Depuis quelques années, le Qatar a lancé une politique visant à valoriser son image auprès de la population mondiale, tout ça à travers le sport. Le pays tente ainsi d’organiser le départ du Tour de France, pour l’instant en vain. Les difficultés matérielles prennent encore le pas sur l’enjeu financier. En France, le richissime homme d’affaires Nasser Al-Khelaïfi a déjà racheté le club de football du Paris Saint Germain, mais aussi son club … de handball, devenu le PSG Handball, qui a depuis recruté de grands noms de la discipline comme le Danois Mikkel Hansen. Le pays a également implanté sa chaîne sportive en France : Bein Sport, qui propose le contenu le plus fourni dans le domaine du sport. Après avoir investi massivement dans les banlieues françaises, l’émirat ne compte pas s’arrêter là. En 2010, le Qatar obtenait l’organisation de la Coupe du monde de football 2022, auprès de la FIFA. La Fédération internationale de football semble ne pas avoir tenu compte des nombreux problèmes qu’engendrait l’attribution d’une telle compétition à un pays qui compte un peu plus de 2 millions d’habitants. Depuis quelques années, les fédérations sportives privilégient les moyens financiers proposés par les états, tel un vulgaire appel d’offres, plutôt que de prêter attention à d’autres critères.

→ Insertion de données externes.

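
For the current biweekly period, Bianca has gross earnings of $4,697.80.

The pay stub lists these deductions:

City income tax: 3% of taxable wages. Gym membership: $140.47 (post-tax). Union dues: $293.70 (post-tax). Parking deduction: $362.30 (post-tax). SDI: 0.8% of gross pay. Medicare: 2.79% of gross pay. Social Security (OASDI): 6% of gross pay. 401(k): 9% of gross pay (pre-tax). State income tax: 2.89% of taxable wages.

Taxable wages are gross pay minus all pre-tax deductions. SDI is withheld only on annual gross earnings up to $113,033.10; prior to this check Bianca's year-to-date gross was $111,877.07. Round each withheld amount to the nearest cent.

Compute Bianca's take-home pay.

$2,804.54

401(k): $4,697.80 × 0.09 = $422.80
Taxable wages = $4,697.80 − $422.80 = $4,275.00
State income tax: $4,275.00 × 0.0289 = $123.55
City income tax: $4,275.00 × 0.03 = $128.25
Social Security (OASDI): $4,697.80 × 0.06 = $281.87
SDI: only $113,033.10 − $111,877.07 = $1,156.03 of this check is subject → $1,156.03 × 0.008 = $9.25
Medicare: $4,697.80 × 0.0279 = $131.07
Parking deduction: $362.30
Gym membership: $140.47
Union dues: $293.70
Total deductions = $422.80 + $123.55 + $128.25 + $281.87 + $9.25 + $131.07 + $362.30 + $140.47 + $293.70 = $1,893.26
Net pay = $4,697.80 − $1,893.26 = $2,804.54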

Ainsi, par exemple, depuis que la Russie a organisé les jeux d’hiver de Sotchi, la ville ne ressemble plus qu’à un village fantôme, alors que les investissements consentis représentaient le produit annuel brut de la Tunisie. Actuellement, de nombreuses ONG dénoncent le traitement enduré par les travailleurs, pour la plupart illégaux, sur les chantiers des stades en vue de la Coupe du monde de football. Près de 1000 personnes seraient décédées depuis le début des travaux. De plus, de nombreux soupçons de corruption pèsent sur la FIFA quant à l’attribution de la compétition. Sony et Emirates se sont d’ores et déjà retirés du sponsoring en vue de 2022. Des désengagements qui écornent encore un peu plus l’image du Qatar.